Weit weg von allem Trubel...


Findet man doch immer ein Stückchen Demut.

Oftmals merkt man erst, wie festgefahren man in seinem Alltag ist, wenn man weit weg von allem eben genau diesen reflektiert. Wenn man bemerkt, dass das was einem tagtäglich stresst, hausgemacht ist. Wenn man Stunden da draußen verbringt, mit nichts außer guter Gesellschaft, wunderschöner Landschaft und einem Rucksack mit Essen und Trinken, dann merkt man erstmal wieder, wie wenig eigentlich nötig ist, um glücklich zu sein.

Wie ironisch es doch ist, dass wir in genau solchen Momenten, wo wir am wenigstens mit uns tragen, plötzlich wieder so vieles in uns sehen?

Wir müssen nur mal wieder im Hier und Jetzt leben, anstatt Vergangenem hinterherzutrauern, über Gegenwärtiges zu fluchen und uns eine immer bessere Version unseres selbst zu wünschen.

Warum leben wir unser Leben eigentlich so, dass wir ständig eine Auszeit davon benötigen? Warum arbeiten wir uns kaputt für ein Scheinbild, welches von der Gesellschaft vorgelebt wird? Warum denken wir, dass wir dieses ohnehin nicht verändern können? Ja, warum eigentlich?

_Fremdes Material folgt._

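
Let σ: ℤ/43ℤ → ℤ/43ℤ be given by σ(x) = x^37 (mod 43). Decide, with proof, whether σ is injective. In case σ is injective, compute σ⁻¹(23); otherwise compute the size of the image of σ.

40

Since 43 is prime, the nonzero elements of ℤ/43ℤ form a cyclic group of order 42.
As gcd(37, 42) = 1, raising to the 37th power is a bijection on this group: if u^37 ≡ v^37 then (uv^{−1})^37 = 1, and the only element of order dividing gcd(37, 42) = 1 is 1, so u = v.
With σ(0) = 0 this makes σ injective on all of ℤ/43ℤ, hence bijective (finite equal-size domain and codomain). In particular σ is injective.
Since σ is injective, we find the preimage of 23. The inverse of x ↦ x^37 on (ℤ/43ℤ)^× is x ↦ x^25, because 37·25 = 925 = 22·42 + 1 ≡ 1 (mod 42) and x^{42} = 1 for x ≠ 0 (Fermat). So σ⁻¹(23) = 23^25 mod 43.
Repeated squaring mod 43: 23^1 ≡ 23, 23^2 ≡ 23² = 529 ≡ 13, 23^4 ≡ 13² = 169 ≡ 40, 23^8 ≡ 40² = 1600 ≡ 9, 23^16 ≡ 9² = 81 ≡ 38. Since 25 = 16 + 8 + 1, 23^25 ≡ 38·9·23: 38·9 = 342 ≡ 41, then 41·23 = 943 ≡ 40. So 23^25 ≡ 40 (mod 43).
Hence σ⁻¹(23) = 40.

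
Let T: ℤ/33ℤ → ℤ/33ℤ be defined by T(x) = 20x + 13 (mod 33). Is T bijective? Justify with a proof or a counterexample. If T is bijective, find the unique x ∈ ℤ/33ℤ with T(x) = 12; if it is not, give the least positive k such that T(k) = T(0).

If T(x_1) = T(x_2), then 20x_1 ≡ 20x_2 (mod 33). Because gcd(20, 33) = 1, we may cancel 20 to get x_1 ≡ x_2 (mod 33).
We now compute 20⁻¹ mod 33 explicitly. Euclid's algorithm: 33 = 1·20 + 13, 20 = 1·13 + 7, 13 = 1·7 + 6, 7 = 1·6 + 1; back-substituting gives 1 = 5·20 − 3·33, so 20⁻¹ ≡ 5 (mod 33).
For any y ∈ ℤ/33ℤ, x = 5(y − 13) mod 33 satisfies T(x) = 20·5(y − 13) + 13 ≡ y (since 20·5 ≡ 1 mod 33). So every y has a preimage.
Hence T is bijective.
Since T is bijective, we find T⁻¹(12): we need 20x ≡ 12 − 13 ≡ 32 (mod 33). Using 20⁻¹ = 5: x ≡ 5·32 = 160 = 4·33 + 28, so x = 28.
Check: T(28) = 20·28 + 13 = 573 = 17·33 + 12 ≡ 12 (mod 33).

28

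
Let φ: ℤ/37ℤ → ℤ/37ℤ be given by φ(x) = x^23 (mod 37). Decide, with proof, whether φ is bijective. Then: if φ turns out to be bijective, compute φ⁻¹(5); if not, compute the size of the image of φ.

Since 37 is prime, the nonzero elements of ℤ/37ℤ form a cyclic group of order 36.
As gcd(23, 36) = 1, raising to the 23rd power is a bijection on this group: if a^23 ≡ b^23 then (ab^{−1})^23 = 1, and the only element of order dividing gcd(23, 36) = 1 is 1, so a = b.
With φ(0) = 0 this makes φ injective on all of ℤ/37ℤ, hence bijective (finite equal-size domain and codomain). In particular φ is bijective.
Since φ is bijective, we find the preimage of 5. The inverse of x ↦ x^23 on (ℤ/37ℤ)^× is x ↦ x^11, because 23·11 = 253 = 7·36 + 1 ≡ 1 (mod 36) and x^{36} = 1 for x ≠ 0 (Fermat). So φ⁻¹(5) = 5^11 mod 37.
Repeated squaring mod 37: 5^1 ≡ 5, 5^2 ≡ 5² = 25, 5^4 ≡ 25² = 625 ≡ 33, 5^8 ≡ 33² = 1089 ≡ 16. Since 11 = 8 + 2 + 1, 5^11 ≡ 16·25·5: 16·25 = 400 ≡ 30, then 30·5 = 150 ≡ 2. So 5^11 ≡ 2 (mod 37).
Hence φ⁻¹(5) = 2.

2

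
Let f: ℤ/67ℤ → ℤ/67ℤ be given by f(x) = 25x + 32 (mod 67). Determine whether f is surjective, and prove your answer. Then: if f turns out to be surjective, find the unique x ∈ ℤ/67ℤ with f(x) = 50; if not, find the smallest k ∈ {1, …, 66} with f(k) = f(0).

57

Since gcd(25, 67) = 1, 25 is invertible modulo 67. Euclid's algorithm: 67 = 2·25 + 17, 25 = 1·17 + 8, 17 = 2·8 + 1; back-substituting gives 1 = 59·25 − 22·67, so 25⁻¹ ≡ 59 (mod 67).
Then y ↦ 59(y − 32) is a two-sided inverse to f, so every y ∈ ℤ/67ℤ has a preimage.
So f is surjective.
Since f is surjective, we find f⁻¹(50): we need 25x ≡ 50 − 32 ≡ 18 (mod 67). Using 25⁻¹ = 59: x ≡ 59·18 = 1062 = 15·67 + 57, so x = 57.
Check: f(57) = 25·57 + 32 = 1457 = 21·67 + 50 ≡ 50 (mod 67).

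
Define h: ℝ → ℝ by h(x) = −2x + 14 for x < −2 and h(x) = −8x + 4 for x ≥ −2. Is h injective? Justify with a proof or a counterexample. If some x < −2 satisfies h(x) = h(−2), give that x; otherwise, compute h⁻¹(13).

-3

Both pieces are strictly decreasing (slopes −2 and −8), so each is injective on its own interval.
The left piece maps (−∞, −2) onto (18, ∞); the right piece maps [−2, ∞) onto (−∞, 20].
These images overlap. In particular h(−2) = 20 (right piece), and solving −2x + 14 = 20 on the left piece gives x = −3 < −2.
So h(−3) = h(−2) with −3 ≠ −2, and h is not injective. This x = −3 is the requested value below −2.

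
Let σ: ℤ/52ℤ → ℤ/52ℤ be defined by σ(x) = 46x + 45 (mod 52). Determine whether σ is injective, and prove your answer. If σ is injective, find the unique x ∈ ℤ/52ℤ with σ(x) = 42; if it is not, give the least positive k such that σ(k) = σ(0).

26

We have gcd(46, 52) = 2 > 1. Taking a = 0 and b = 26: σ(0) = 45 and σ(26) = 46·26 + 45 = 1241 ≡ 45 (mod 52).
So σ(0) = σ(26) while 0 ≠ 26, therefore σ is not injective.
Since σ is not injective, we find the least positive k with σ(k) = σ(0): this means 46k ≡ 0 (mod 52), i.e. 52 ∣ 46k. Since gcd(46, 52) = 2, dividing through by 2 this holds exactly when 26 ∣ 23k, and as gcd(23, 26) = 1, exactly when 26 ∣ k.
The smallest positive such k is 26.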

Nehmt euch mal ein paar Stunden Zeit, packt einen Rucksack mit Essen, geht alleine raus in die Natur und macht euch auf dem Weg. Am Ende eurer Wanderung ist da dieses Gefühl von Demut. Packt es ein und nehmt es mit. Und wenn ihr wieder zurück in eurem Alltag angekommen seid, dann hört auf zu jammern und fangt an, etwas zu verändern. Sodass ihr wieder jeden Tag zu schätzen lernt. Montag, wie Sonntag.